Peristiwa penjambretan tersebut terjadi pada Minggu, 3 Mei 2026 pagi. Korban diketahui merupakan seorang ibu-ibu yang baru pulang dari pasar setelah membeli kebutuhan pokok.
Kapolsek Kebon Jeruk, Nur Aqsha, menjelaskan bahwa aksi penjambretan terjadi saat korban hendak menyeberang jalan untuk pulang ke rumah.
“Setelah dari pasar, saat hendak menyeberang mau pulang, korban ini dipepet oleh dua orang yang menaiki kendaraan bermotor,” kata Nur Aqsha dalam konferensi persnya, Jumat, 22 Mei 2026.
Baca Juga: Jakarta Barat Dijuluki 'Gotham City', Kenneth DPRD DKI: Saya akan Jadi Batman
Menurut polisi, dua pelaku berinisial KWG dan DA berboncengan menggunakan sepeda motor. Pelaku yang duduk di bagian belakang kemudian bertindak sebagai eksekutor dengan menarik kalung emas milik korban.
Setelah berhasil mengambil kalung emas seberat 4 gram dari leher korban, kedua pelaku langsung melarikan diri. Namun, aksi mereka diketahui warga sekitar yang kemudian melakukan pengejaran.
Warga bahkan nekat menabrakkan kendaraannya ke motor pelaku hingga keduanya terjatuh dan berhasil diamankan. Korban selanjutnya melaporkan kejadian tersebut ke Polsek Kebon Jeruk.
“Yang diambil kalung emas 4 gram. Kemudian korban langsung melapor ke Polsek. Dari Polsek langsung segera meringkus kedua pelaku dan membawa ke Mako Polsek Kebon Jeruk,” ujar Nur Aqsha.
Baca Juga: Terlibat Cekcok di Tempat Biliar Jakarta Barat, 1 Pria Tewas Dikeroyok hingga Dilempar dari Lantai 2
Dalam kasus ini, polisi memastikan korban tidak mengalami luka. Meski demikian, aksi para pelaku dinilai sangat meresahkan masyarakat karena dilakukan secara cepat saat korban berada di jalan umum.

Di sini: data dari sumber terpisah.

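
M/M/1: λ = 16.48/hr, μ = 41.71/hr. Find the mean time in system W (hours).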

“Pelaku ada dua orang, berboncengan. Yang di belakang menjadi eksekutornya,” tuturnya.
Saat ini kedua pelaku telah ditetapkan sebagai tersangka. Polisi menjerat keduanya dengan Pasal 477 Undang-Undang Nomor 1 Tahun 2023 tentang KUHP Baru terkait tindak pidana pencurian dengan pemberatan.